How to know the body

i keep thinking about the photos my surgeon showed me. they were circular images printed eight-up on a glossy 8.5 x 11 page, two across and four down. showing me these pictures was his answer to my question "what exactly did you do to my shoulder?" i thought he wasn't paying attention to my query, but within a few seconds of shuffling he produced this sheet of photos, stapled to a series of other, narrative documents about the surgery. to him, these pictures were the answer.

the images would have been taken by an autoclavable arthroscopic camera inserted through a small hole in my shoulder at the beginning of the operation, when the team was deciding how to proceed. they have the beautiful precision of a high-resolution digital camera, if the slight blurriness of an extreme close-up. the bones were luminous and white (so, this arthroscopic camera must have a light source?) and there was, oddly, no blood -- in fact, no red at all. flesh, it seems, is putty colored. to me the most startling thing in these photos was amount of space in the shoulder: i had thought it must be densely packed, like an electrical socket with its confusing capped wires, but it appears instead to be hollow, like a mouth. the joint was photographed against a murky and distant-looking background of puce tissue.

the beauty of these photographs to me was almost entirely abstract, like a mona hatoum installation. i could not even begin to orient the images i was seeing with the body i inhabit. the surgeon pointed to one photo after the other and i pretended to understand, but i didn't -- at least, not in the way he did.

my experience of my shoulder has nothing to do with reason or causality. some days it feels good; other days it hurts a lot. some days i make great progress on my exercises; other days I can barely move. i cannot directly connect one day's activities to the next day's sensations. there is only an uncertain connection between painkillers and pain. while i can see a definite improvement over the last four weeks, it is virtually impossible to parse that improvement into shorter periods. healing is an uneven, illogical, and intuitive affair, and i often find myself yearning for the certainties of science.

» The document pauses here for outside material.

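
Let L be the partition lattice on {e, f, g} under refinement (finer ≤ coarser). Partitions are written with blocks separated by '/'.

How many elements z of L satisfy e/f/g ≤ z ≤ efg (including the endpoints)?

5

The interval [e/f/g, efg] = {e/f/g, e/fg, ef/g, efg, eg/f}, which has 5 elements.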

the certainties of science, expressed with a certain geekiness and large, gentle hands are part of what i fall for in my physiotherapist. (i have written before about my crush on "oliver.") you could call it transference, this belief that if i endow him with preturnatural healing powers, and if i put myself under his spell -- the spell represented by physiotherapy's advanced knowledge of bodily kinetics, together with its mystical language ("med load," "tenodesis," "suture") -- i will be healed, wholly and completely. my role in this transferential relationship is to believe, to adore, and to adhere: to be the best patient possible.

(quick aside: this terminology, borrowed from psychotherapy, is imperfect. i don't recall ever feeling exactly this way about my parents, which is typically taken to be the ur relationship reenacted in psychotherapeutic situations. i have never heard anyone else talk about the relationship between physiotherapists and clients. nonetheless, transference remains the most compelling explanatory framework i have.)

on wednesday, it was hard to play my part. the shoulder hurt a lot. i lay on my narrow PT bed and tried to do my exercises, without much success. oliver stood at the head of my cubicle for a moment. "quiet today, huh?" he watched me struggle with the sixth repetition, and he probably saw me start to cry. then he did the most astonishing thing: he came and sat in the chair next to my bed. he described the surgery for me in the fullest terms i had heard yet. he told me how my body was healing. he said "you have every reason to be in pain."

in the days following our wednesday appointment, i became more and more amazed by his kindness and intuition. on friday i asked him how he came to respect the body so. i told him i understood the seduction of science, the lure of diagnostics, prognoses, crisp pictures, big words -- but that his treatment on wednesday suggested something different, a patience and a gentleness they don't teach in university. so how did he come to possess it?

he smiled and said, "through the science."

1 comment:

mari said...

Physios are the best people there are. In order to even get INTO the physio program, you have to have extremely high academics, plus you need to pass a personal interview in which you are judged whether you are nice enough to help people heal. Physios need to be able to figure out how to motivate many different kinds of people and educate them about their bodies. Physio students have every right to be as ruthlessly competitive as med students, but they just aren't They support each other to succeed as a group.

I know this because my big sister is a physio. I understand why you love them so much.